The Pennsylvania couple, who both hold law degrees from the school, have now watched two of their daughters graduate from Delaware Law.

“No question about it. We love Delaware Law School. It’s almost like a second home. I feel like I owe Delaware Law a debt I could never repay,” Rick DiLiberto, who graduated in 1986, said.

He and Faith moved to Wilmington in 1983 from their native Pennsylvania, where they met in high school. Faith would take their one car to her job at a preschool, and Rick rode his bicycle to campus from their apartment off Naamans Road. He remembers arriving at school with road spray on his back from the ride, and classmate Francis G.X. Pileggi asking him about it, then offering him a ride home in the rain. Today, the men are best friends and Pileggi is godfather to the DiLibertos’ oldest daughter, Amanda.

Faith watched her husband work hard at his studies, and she decided to enroll as he was graduating. She earned her degree in 1989.

“It grew on me as I watched him,” Faith said. Today she is a professor at Delaware Technical & Community College, teaching classes in constitutional law, psychology and English.

Amanda pursued an undergraduate degree in education at the University of Delaware and her mother says she often told her she’d make a great lawyer. “She had a lot of the skills and personality traits,” Faith said. They were pleased when Amanda decided to pursue a law degree. “She’s a real Delaware person and we thought it was a great idea.”

When Amanda graduated from Delaware Law School in 2014, her parents were on the platform to congratulate her and hand her the law degree. Today, Amanda is a deputy attorney general in the Delaware Department of Justice.

Second daughter Ashley enjoyed her undergraduate years at the University of South Carolina, but when she earned her bachelor’s in public health she was ready to return to Delaware and be near her family. She saw what a fulfilling career her father had as a lawyer, and how she’d watch him use his degree to improve people’s lives. Law school had appeal.

“This is the only law school I applied to,” Ashley said. “They had nothing but wonderful things to say about it.”

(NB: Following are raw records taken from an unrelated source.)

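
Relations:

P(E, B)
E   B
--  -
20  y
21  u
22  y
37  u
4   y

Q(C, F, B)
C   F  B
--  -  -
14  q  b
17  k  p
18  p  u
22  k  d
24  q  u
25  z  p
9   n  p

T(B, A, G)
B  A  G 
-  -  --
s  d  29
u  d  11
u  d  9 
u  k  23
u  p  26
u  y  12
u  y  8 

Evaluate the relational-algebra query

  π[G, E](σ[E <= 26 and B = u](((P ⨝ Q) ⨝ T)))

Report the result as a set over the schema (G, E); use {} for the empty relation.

{(11, 21), (12, 21), (23, 21), (26, 21), (8, 21), (9, 21)}

P ⋈ Q (natural join on B): {(21, u, 18, p), (21, u, 24, q), (37, u, 18, p), (37, u, 24, q)}
(P ⨝ Q) ⋈ T (natural join on B): {(21, u, 18, p, d, 11), (21, u, 18, p, d, 9), (21, u, 18, p, k, 23), (21, u, 18, p, p, 26), (21, u, 18, p, y, 12), (21, u, 18, p, y, 8), (21, u, 24, q, d, 11), (21, u, 24, q, d, 9), (21, u, 24, q, k, 23), (21, u, 24, q, p, 26), (21, u, 24, q, y, 12), (21, u, 24, q, y, 8), (37, u, 18, p, d, 11), (37, u, 18, p, d, 9), (37, u, 18, p, k, 23), (37, u, 18, p, p, 26), (37, u, 18, p, y, 12), (37, u, 18, p, y, 8), (37, u, 24, q, d, 11), (37, u, 24, q, d, 9), (37, u, 24, q, k, 23), (37, u, 24, q, p, 26), (37, u, 24, q, y, 12), (37, u, 24, q, y, 8)}
σ[E <= 26 and B = u]: keep tuples satisfying E <= 26 and B = u → {(21, u, 18, p, d, 11), (21, u, 18, p, d, 9), (21, u, 18, p, k, 23), (21, u, 18, p, p, 26), (21, u, 18, p, y, 12), (21, u, 18, p, y, 8), (21, u, 24, q, d, 11), (21, u, 24, q, d, 9), (21, u, 24, q, k, 23), (21, u, 24, q, p, 26), (21, u, 24, q, y, 12), (21, u, 24, q, y, 8)}
Keep only column(s) G, E (6 duplicate(s) eliminated): {(11, 21), (12, 21), (23, 21), (26, 21), (8, 21), (9, 21)}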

When Ashley graduated in May, her parents and Amanda were on the platform to congratulate her and hand her the law degree. She will take the Delaware bar exam in July. There were two weeks, while she was studying in a summer bar preparation course, that her father was across campus, serving as volunteer faculty to the Intensive Trial Advocacy Program. The program prepares rising 3Ls for the rigors of courtroom practice.

Rick DiLiberto started at Young Conaway Stargatt & Taylor, LLP in Wilmington in 1987, after a year working as a judicial law clerk. Today he is a partner at the firm, handling personal injury litigation. Faith DiLiberto recalls thinking the couple would return to Pennsylvania after Rick got his law degree. Instead they stayed in the first state and have remained an active part of the Delaware Law School community, giving back through time, volunteer service and financial gifts.

The DiLibertos have one more daughter, Aria, their youngest. She is an education major at the University of Delaware. No one is pushing her toward a career – the parents believe in letting their daughters find their own paths – but she’s thinking about things, and has mentioned law school.

“Every so often she’ll say ‘I might want to do that,’” Faith said.